The Evanston/Skokie School District 65 Board of Education indicated at Monday’s board meeting that it was leaning toward closing three elementary schools — Lincolnwood and Kingsley, and either Washington or Dawes — as part of the district’s Structural Deficit Reduction Plan. However, district officials are still considering seven scenarios, including closing up to four schools. One of those could be Dr. Martin Luther King Jr. Literary and Fine Arts School.
The Board of Education did not make a final decision to close any schools at its board meeting, but used it to communicate with parents, students and community members the options it is considering to hoist the district out of years of financial deficits that almost took it to the brink of a state takeover last year. A decision could come as early as November.
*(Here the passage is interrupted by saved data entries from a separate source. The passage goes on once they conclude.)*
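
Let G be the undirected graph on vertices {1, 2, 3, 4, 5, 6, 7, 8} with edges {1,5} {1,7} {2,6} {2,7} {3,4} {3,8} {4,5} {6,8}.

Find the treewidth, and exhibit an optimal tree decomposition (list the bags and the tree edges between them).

Treewidth 2.
One optimal decomposition is:
Bags: B1 = {3, 6, 8}  B2 = {2, 3, 6}  B3 = {2, 3, 7}  B4 = {1, 3, 7}  B5 = {1, 3, 5}  B6 = {3, 4, 5}
Tree: B1–B2, B2–B3, B3–B4, B4–B5, B5–B6

Each bag holds 3 vertices, so the decomposition has width 2, which upper-bounds the treewidth. For the lower bound, G contains the cycle 3–8–6–2–7–1–5–4–3, so G is not a forest; only forests have treewidth ≤ 1, hence tw(G) ≥ 2. The upper and lower bounds meet at 2, so that is the treewidth.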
The four schools are scattered throughout Evanston, with Kingsley and Lincolnwood to the north and Washington and King Arts to the west. The listed schools are almost in line with a leaked school district document that was shared on social media weeks ahead of Monday’s meeting.
Closing four schools could save the district $9.18 million, according to the district’s CFO Tamara Mitchell, and send about 28% of District 65 students to a different school. The average school occupancy district-wide would rise from 58% to 81%.
Administrators also shared scenarios of what it would be like to close one, two or three schools. Kingsley and Lincolnwood repeatedly made it into recommendations by district staff as schools to consider closing.
If the district were to only close Kingsley it would save $1.9 million and if it were to only close Lincolnwood it would save $2.1 million. District-wide school occupancy would rise from 58% to 66% if Kingsley only were to close, and to 67% if Lincolnwood only were to close.
After deliberating, school board members asked district administrators Superintendent Angel Turner, Mitchell and Assistant Superintendent Stacy Beardsley to hone in on closing three schools, which would be Kingsley and Lincolnwood plus either Dawes or Washington.
Closing Lincolnwood, Kingsley and Washington would raise the average school occupancy rate to 75% and save the district $6.3 million. Closing Lincolnwood, Kingsley and Dawes would raise school occupancy rates to 74% and save the district $6.2 million.
The projected savings for school closure do not include revenue if the district were to sell a building. More information on school closures can be found on the district’s website.
At the meeting, the school board approved a $188 million 2025-26 school year budget. In August, D65 financial consultant Rob Grossi told Pioneer Press the district’s deficit will rise again this year due to a new teachers’ contract and aging buildings, and further budget cuts will be necessary.
For two years prior, the district also ran deficits higher than $10 million and ate into its reserve funds. Doing so put the district in a bad place financially, where it might have needed to issue short term borrowing through tax anticipation warrants just to cover daily operational costs, which Mitchell, the CFO, likened to a payday loan. The district never did so, she said, and instead cut millions of dollars of expenses.
Student enrollment at the district has also declined for years, state records show. Illinois Report Card data shows the district has gone through seven years of slumped enrollment. In 2018, the district had 7,943 students; that has fallen to 6,193 students enrolled in 2024, for a 22% decrease in enrollment in the district. That does not include Park School, a special education school that the district shares with Evanston Township High School, and Rice Children’s Center, a residential treatment center and school where the district supplies educational staff and a nonprofit runs the building’s housing function.
Amid the future school closures, the district’s Structural Deficit Reduction Plan calls for additional cuts to transportation, special education and the possible sale of school buildings.
The district is also on track to close K-8 Magnet Dr. Bessie Rhodes School of Global Studies at the end of the school year.
It also plans to re-open the district’s long-closed Foster School as a K-5 school in Evanston’s 5th Ward by the start of the next school year.
The district’s financial consultant at one point urged the school board to reconsider building Foster, but a report from Foster School’s construction manager said that taking a break to allow the district to ask taxpayers for additional funds to build the school would further drive up the costs to build the school.
Parents and community members will get a chance to voice their opinions at three upcoming public meetings. They will be held at Chute Middle School on Oct. 14 at 6 p.m.; at Fleetwood-Jourdain Community Center on Oct. 15 at 9:30 a.m., and at Nichols Middle School on Oct. 15 at 6 p.m.